Olivier Douville : Il n’y a rien de plus humain que de tuer en éprouvant une jouissance. Dans ce système de terrorisme, ce qui fait très peur, c’est que le tueur sait qu’il va mourir. Il méprise l’envie de vivre chez lui comme chez l’autre. Ce genre de crainte nous saisit d’autant qu’on a fait la rencontre physique avec ce genre de tueurs. C’est paniquant car il n’y a pas de médiation, de négociation. Il faut aimer la vie pour avoir peur de la mort. Face à toutes les victimes et leurs familles, qui sont en état de choc et de trauma, notre métier à nous, psys, est de les aider à résister à la destruction, pas à la peur. A cette idée que leur vie n’a plus de sens, ne vaut plus rien.

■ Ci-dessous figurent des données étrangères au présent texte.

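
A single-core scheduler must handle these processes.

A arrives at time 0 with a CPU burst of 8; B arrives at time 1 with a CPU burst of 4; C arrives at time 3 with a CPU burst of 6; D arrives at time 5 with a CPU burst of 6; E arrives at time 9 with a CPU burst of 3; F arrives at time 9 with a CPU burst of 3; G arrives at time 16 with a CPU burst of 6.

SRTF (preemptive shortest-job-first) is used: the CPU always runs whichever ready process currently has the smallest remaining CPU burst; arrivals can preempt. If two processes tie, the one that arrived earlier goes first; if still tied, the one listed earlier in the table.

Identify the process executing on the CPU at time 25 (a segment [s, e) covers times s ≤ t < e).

G

Gantt: | A 0-1 | B 1-5 | C 5-11 | E 11-14 | F 14-17 | D 17-23 | G 23-29 | A 29-36 |
Completion: A=36  B=5  C=11  D=23  E=14  F=17  G=29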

Olivier Douville : Dès que l’on accepte une peur, on la dépasse. C’est quand on ne l’accepte pas qu’elle nous tétanise. Ceci dit, on ne lutte pas contre la terreur avec une mentalité de bisounours. Même si, en même temps, nous avons besoin de trouver de la tendresse, du lien… Nous vivons dans une société égoïste qui s’acclimate beaucoup trop bien de l’exclusion. Le souci pour autrui n’est pas la priorité. On va avoir peur pour soi et pas pour les autres. Mais n’avoir peur que pour soi empêche de faire quelque chose de sa peur. Il faut avoir peur pour le lien social, pour la qualité d’échange qu’on a avec autrui. C’est normal d’avoir peur pour soi, mais si la peur, ce n’est que cela, nous continuerons d’être complices d’une société qui fabrique des désespérés, des préjudices et des candidats au crime.

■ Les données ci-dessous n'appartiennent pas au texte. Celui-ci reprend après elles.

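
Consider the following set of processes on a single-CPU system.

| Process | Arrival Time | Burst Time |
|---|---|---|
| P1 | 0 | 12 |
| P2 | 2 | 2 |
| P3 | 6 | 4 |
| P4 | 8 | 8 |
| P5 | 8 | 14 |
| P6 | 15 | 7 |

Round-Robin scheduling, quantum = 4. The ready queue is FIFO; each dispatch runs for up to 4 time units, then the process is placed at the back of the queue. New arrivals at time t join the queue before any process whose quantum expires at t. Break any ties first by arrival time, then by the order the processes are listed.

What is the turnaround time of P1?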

Olivier Douville : On aimerait dire que ce sont des étrangers qui sont venus chez nous. Ce n’est pas le cas, certains sont des Français, qui ont été formés à la tuerie et qui reviennent tuer. De nombreux jeunes Français se reconnaissent dans la lutte armée de Daesh. C’est vrai que ça fait peur mais est-ce si étonnant ? Il ne s’agit pas de les comprendre au sens de les légitimer, ça serait abdiquer devant la sauvagerie, l’innommable. Mais est-ce si étonnant dans notre société qui crée des conditions où des jeunes ne ressentent aucune solidarité pour le monde environnant, que cela nous revienne comme un boomerang ?

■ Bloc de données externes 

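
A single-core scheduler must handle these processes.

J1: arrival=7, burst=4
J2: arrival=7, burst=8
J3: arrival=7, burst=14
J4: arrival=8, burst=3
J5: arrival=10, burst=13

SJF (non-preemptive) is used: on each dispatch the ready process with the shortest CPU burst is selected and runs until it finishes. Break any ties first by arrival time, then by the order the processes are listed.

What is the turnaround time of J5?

Schedule: | idle 0-7 | J1 7-11 | J4 11-14 | J2 14-22 | J5 22-35 | J3 35-49 |
Completion: J1=11  J2=22  J3=49  J4=14  J5=35
Turnaround(J5) = completion − arrival = 35 − 10 = 25

25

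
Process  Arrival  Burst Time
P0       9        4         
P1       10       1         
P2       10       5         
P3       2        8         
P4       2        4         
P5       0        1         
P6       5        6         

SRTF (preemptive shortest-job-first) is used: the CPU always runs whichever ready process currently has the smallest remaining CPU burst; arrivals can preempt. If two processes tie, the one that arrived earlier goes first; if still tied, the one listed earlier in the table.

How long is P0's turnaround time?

Timeline: | P5 0-1 | idle 1-2 | P4 2-6 | P6 6-10 | P1 10-11 | P6 11-13 | P0 13-17 | P2 17-22 | P3 22-30 |
Completion: P0=17  P1=11  P2=22  P3=30  P4=6  P5=1  P6=13
Turnaround (C−A): P0=8  P1=1  P2=12  P3=28  P4=4  P5=1  P6=8
Turnaround(P0) = completion − arrival = 17 − 9 = 8

8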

Olivier Douville : La paranoïa est une maladie grave et peu répandue. Ces personnes ont peur de perdre le goût d’aller vers l’autre car il pourrait se transformer en tueur. Soyons clairs, nous avons mille fois plus d’alliés que de persécuteurs. Mais nous sommes dans un moment de frilosité du sentiment où certains ont honte de réactions psychologiques normales comme la peur par exemple. Dans ce contexte, dire ‘j’ai peur de perdre mes capacités à aimer l’autre’, c’est formidable. Après, pour nous protéger, le ministre de l’Intérieur par exemple se doit d’avoir une logique paranoïaque : c’est normal. Mais justement, cela ne permet-il pas d’une certaine façon de nous libérer de notre paranoïa intérieure ? Ceux qui disent 'j’ai peur de devenir paranoïaque’ ont compris une chose essentielle : un des effets de la terreur, c’est que le sujet perd toute relation de confiance ouverte vis-à-vis de l’inconnu. Ils ont compris que si le goût qu’on peut avoir de l’autre est réduit à zéro, nous sommes bons pour la dictature. C’est ce pour quoi se battent ces sinistres tueurs : pour que la capacité de faire lien, d’être heureux et surpris de la découverte de l’étranger, n’ait plus de raison ni de droit d’être. C’est ça, la radicalisation : se débarrasser de l’énigme qu’on est pour nous, de l’énigme que l’autre est pour nous et de l’amour de cette énigme.
Olivier Douville : Quand on commence à développer des phobies invalidantes, qu’on vit un état de terreur, il faut aller voir un psy. Le pire fléau, c’est d’avoir honte de sa peur. Il est primordial d’avouer ce qui nous semble des faiblesses et qui sont les conditions de nos forces.